Subject: | Weird utf8 bug breaks header parsing? |
Dunno where/if this problem should be fixed, but it seems that IO::
Scalar does some weird stuff with utf-8, and it manifests itself in
MIME::Parser.
----------------------
#!/usr/bin/perl
use strict;
use MIME::Parser;
my $parser = new MIME::Parser;
$parser->output_to_core('YES');
$parser->tmp_to_core('YES');
my $tst = <<'EOF';
Content-Transfer-Encoding: binary
Content-Type: multipart/alternative; boundary="badger"
MIME-Version: 1.0
From: from@example.com
To: to@example.com
This is a multi-part message in MIME format.
--badger
Content-Disposition: inline
Content-Length: 100
Content-Transfer-Encoding: binary
Content-Type: text/html
<html>
£
</html>
--badger--
EOF
{
my $entity = eval { $parser->parse_data( $tst ) };
my $error = ($@ || $parser->last_error);
print STDERR "error: ($error)\n" if $error;
$entity->dump_skeleton;
}
utf8::upgrade($tst);
{
my $entity = eval { $parser->parse_data( $tst ) };
my $error = ($@ || $parser->last_error);
print STDERR "error: ($error)\n" if $error;
$entity->dump_skeleton;
}
----------------------
output:
Content-type: multipart/alternative
Effective-type: multipart/alternative
Body-file: NONE
Num-parts: 1
--
Content-type: text/html
Effective-type: text/html
Body-file: NONE
--
error: (error: couldn't parse head; error near:
CCMFT
)
Content-type: text/plain
Effective-type: text/plain
Body-file: NONE
--
Basically, the header lines are being read in as single characters if
the string scalar is flagged as utf8 - hence the CCMFT error - the first
characters of the headers are C,C,M,F and T.
Just thought it was worth reporting in case anyone else bumps into this.
As you can imagine, it was fun to track down :-)
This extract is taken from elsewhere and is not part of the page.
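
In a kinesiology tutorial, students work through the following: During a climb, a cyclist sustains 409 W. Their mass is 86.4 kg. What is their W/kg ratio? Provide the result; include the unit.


Power-to-weight = 409 W / 86.4 kg
= 4.734 W/kg

4.734 W/kg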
install is an up to date rhel3. Previous experience has a big finger
pointing at redhat, so it would be nice to see if anyone else gets the
same error when running the script.
perl -v:
This is perl, v5.8.0 built for i386-linux-thread-multi
(with 1 registered patch, see perl -V for more detail)
(-V gives
Compile-time options: DEBUGGING MULTIPLICITY USE_ITHREADS
USE_LARGE_FILES PERL_IMPLICIT_CONTEXT
Locally applied patches:
MAINT18379
)
uname -a
Linux 2.4.21-37.0.1.ELsmp #1 SMP Wed Jan 11 18:44:17 EST 2006 i686 i686
i386 GNU/Linux